The Leprosy Mission Trust India’s recent report Pandemic and People’s Plight highlights some of the challenges that Covid posed in terms of leprosy screening, diagnosis and treatment as well as livelihoods and education.

Peter explained: “In India where lockdowns to prevent the spread of Covid-19 completely shut down the country, it was the communities in which we work that had the most limited access to healthcare.

“It was also people living in these communities who went hungry first. The pandemic left many children and young people affected by leprosy and disability with no option but to leave education. It pains me to think of them having to limit their life chances.

“While our wonderful colleagues in India did everything in their capability to help, the Global Disability Summit presents a golden opportunity. It is a time to focus on how to bring people already living on the margins back into the fold. A time for their voices to be heard.”

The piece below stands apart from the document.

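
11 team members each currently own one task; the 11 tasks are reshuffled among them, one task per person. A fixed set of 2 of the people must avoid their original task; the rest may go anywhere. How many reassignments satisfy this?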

With India's healthcare workforce largely directed to the Covid response, people affected by leprosy and disability were often unable to access specialist care. This has seen an increase in disability with many infected wounds caused by leprosy resulting in amputation.

Travel restrictions and a suspension in public transport meant people living in communities affected by leprosy were unable to work. This led to severe hunger.

Peter said: “The pandemic demonstrated just how quickly people affected by leprosy and disability can plummet into extreme poverty. We need to work harder and smarter to ensure they have the healthcare and life chances they deserve as much as anyone else.

“Key to this is tackling stigma. Deep-rooted prejudice and surrounding leprosy made it hard for people to get help during the pandemic. For example, when school was largely accessed online for children in India, youngsters from communities affected by leprosy couldn’t visit their classmate’s homes to use their friend’s smartphones. This was because of unfounded prejudice which is so utterly unjust.

“It was uplifting to hear that our amazing colleagues in India were working to find tablets and smartphones so that children in communities affected by leprosy could continue their education.

“I also loved hearing the stories from our self-help groups across India. These groups had previously helped people affected by leprosy and disability set up small businesses. Through further encouragement they were able to divert their efforts during the lockdowns. For example, instead of making and selling incense sticks, they sold fruit and vegetables from carts and stitched facemasks.

“By simply giving people with disabilities the opportunity to succeed, they lift themselves out of poverty. This is just so wonderful to see. It’s how it should be.”

The disability-inclusive commitments The Leprosy Mission England and Wales will adhere to in all its projects are:

  1. Changing attitudes People with disabilities caused by leprosy are discriminated against because of a lack of understanding. We commit to increasing the number and percentage of our programmes that specifically target stigma.
  2. Disaggregating data by disability, gender and age All our overseas partners will have received training on the importance, collection and use of disaggregated data. We can then accurately evaluate the inclusiveness of our programmes.
  3. Raising up underrepresented groups Our desire is to ensure that the voice of people affected by leprosy and disability is heard. We will have increased the number of organisations of people affected by leprosy and disability. These organisations will have increased capacity to advocate to local and state governments for justice and the inclusion of people with disabilities.
  4. Focusing on mental health Leprosy does not just affect a person physically but has a significant psychological effect on them and their families. We will increase the number of projects that support inner wellbeing.
  5. Engaging people with disabilities in the design of health programmes We will consult with organisations of people affected by leprosy at each stage of every new project, and facilitate their contribution to the development of national leprosy and disability services.